I’ve not seen the film, but remember it had great reviews. I can imagine Fiennes doing Bendrix well. Was it Julianne Moore as Sarah? I would like to see the film now to compare.
Great review Annabel, and I’m so glad it’s not just me that has issues with this one! Yes, his writing is always excellent, but all that guilt just went on and on, and I couldn’t relate to it at all. And yes – Bendrix is not a nice man, is he??
I love Greene’s writing but this one gave so little enjoyment. Yet for 167 pages – I found an awful lot to say about it!
Very interesting to see your perspective on this, Annabel. I struggled somewhat with the second half of this book, particularly Sarah’s diary extracts which I found rather overwrought. As you say, all that Catholic guilt weighs very heavy here.
The whole business with Sarah and Smythe too, which I meant to comment on above but forgot, was also rather tedious. I do wonder what Lady C thought about it all!
I did not find ‘The End of the Affair’ upsetting or disturbing; perhaps that is more of a woman’s viewpoint.
I am also a huge fan of Graham Greene, and there are only one or two of his novels I haven’t read. My favorite is probably ‘Brighton Rock’, but they are all wonderful as far as I’m concerned.
I didn’t find it disturbing – just rather nasty and depressing, Bendrix’s attitude to almost everyone in particular.

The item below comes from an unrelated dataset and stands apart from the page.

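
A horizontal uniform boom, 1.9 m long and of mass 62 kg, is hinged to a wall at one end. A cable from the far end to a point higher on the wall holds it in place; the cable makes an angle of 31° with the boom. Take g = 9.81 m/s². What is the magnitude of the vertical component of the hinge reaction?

Take torques about the hinge: T sin 31° · 1.9 = 62×9.81×0.95 = 577.81 N·m.
So T = 577.81 / (0.5150 × 1.9) = 590.46 N.
ΣF_y = 0: H_y = (62×9.81) − T sin 31° = 608.22 − 304.11 = 304.11 N.

|H_y| ≈ 304 N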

This always strikes me as such a male view of romance. He’s a superior soul, but tortured, miserable, jealous, restless, etc, etc, etc. Too good for love and not good enough for it. Woman up on a pedestal but he can’t resist wobbling it all the time just to check she’s a real goddess and not what he fears, an ordinary woman (gasp!). Beauty of prose is supposed to wipe out any faults he may possess. I’m always intrigued to find out how autobiographical this is, as apparently it’s based on Greene’s own affair. I’m sure it’s a reduction of the work to hunt the sources, but I admit I am curious!
Greene dedicates it to the woman he had an affair with – and he lived on Clapham Common, so my source (Wikipedia!) says…

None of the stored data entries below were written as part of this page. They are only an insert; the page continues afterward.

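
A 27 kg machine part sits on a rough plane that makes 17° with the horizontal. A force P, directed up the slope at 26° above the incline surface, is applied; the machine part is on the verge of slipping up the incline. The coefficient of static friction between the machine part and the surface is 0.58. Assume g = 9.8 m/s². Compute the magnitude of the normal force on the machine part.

On the verge of sliding up the incline, friction equals μN and acts down the slope.
Perpendicular: N + P sin 26° = W cos 17° = 253 N.
Along incline: P cos 26° = W sin 17° + μN  with W sin 17° = 77.36 N.
Solving the pair for P and N: P = 194.4 N, N = 167.8 N (and f = μN = 97.34 N).

N ≈ 168 N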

A shame you didn’t like this one, Annabel, but generous of you to recognise that it’s a good book at the same time! I think it’s far and away with masterpiece, but I’m always impressed by how different his books are.
His writing is always brilliant. I just disliked the characters so in it. Bendrix had no redeeming qualities at all, such an awful man!

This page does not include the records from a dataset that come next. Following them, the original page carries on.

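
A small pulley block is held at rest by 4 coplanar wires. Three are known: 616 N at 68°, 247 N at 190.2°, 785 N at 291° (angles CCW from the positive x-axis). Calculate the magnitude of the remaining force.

Sum the known components: ΣF_x = 269 N, ΣF_y = -205.5 N.
For equilibrium the remaining force must supply (−ΣF_x, −ΣF_y) = (-269, 205.5) N.
Magnitude = √((-269)² + (205.5)²) = 338.5 N; direction = atan2(205.5, -269) = 142.6°.

F ≈ 338 N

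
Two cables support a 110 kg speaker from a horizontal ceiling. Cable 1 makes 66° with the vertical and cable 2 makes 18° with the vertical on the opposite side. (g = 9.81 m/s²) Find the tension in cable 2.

Angles from the horizontal: cable 1 is 90° − 66° = 24°, cable 2 is 90° − 18° = 72°.
Weight W = 110 × 9.81 = 1079 N acts straight down.
Horizontal: T_1 cos 24° = T_2 cos 72°  →  T_1 = 0.3383 T_2.
Vertical: T_1 sin 24° + T_2 sin 72° = 1079.
Substituting the horizontal relation into the vertical equation gives 1.089 T_2 = 1079, so T_2 = 991.2 N.

T_2 ≈ 991 N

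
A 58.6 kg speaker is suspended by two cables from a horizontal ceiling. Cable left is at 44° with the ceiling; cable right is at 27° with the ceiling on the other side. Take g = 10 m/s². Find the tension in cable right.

Weight W = 58.6 × 10 = 586 N acts straight down.
Horizontal: T_left cos 44° = T_right cos 27°  →  T_left = 1.239 T_right.
Vertical: T_left sin 44° + T_right sin 27° = 586.
Substituting the horizontal relation into the vertical equation gives 1.314 T_right = 586, so T_right = 445.8 N.

T_right ≈ 446 N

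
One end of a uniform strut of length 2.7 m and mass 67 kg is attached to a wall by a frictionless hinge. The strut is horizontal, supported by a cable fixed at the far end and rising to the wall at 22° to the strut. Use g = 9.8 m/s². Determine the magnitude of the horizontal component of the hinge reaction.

Take torques about the hinge: T sin 22° · 2.7 = 67×9.8×1.35 = 886.41 N·m.
So T = 886.41 / (0.3746 × 2.7) = 876.39 N.
ΣF_x = 0: H_x = T cos 22° = 812.57 N.

H_x ≈ 813 N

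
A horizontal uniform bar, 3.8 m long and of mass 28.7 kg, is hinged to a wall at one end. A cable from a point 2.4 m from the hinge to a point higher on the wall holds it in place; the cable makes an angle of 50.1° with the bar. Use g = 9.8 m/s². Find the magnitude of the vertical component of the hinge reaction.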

I’ve not read Graham Greene and feel I should but I don’t know that I’ll start with this one….I don’t think I like Bendrix very much either now! I’m late to the 1951 party but have enjoyed reading everyone’s reviews.
I love Greene’s writing, but I didn’t love the characters in this one, however many consider it a masterpiece. Better to start with one of his lighter ones, or one set in hotter climes perhaps?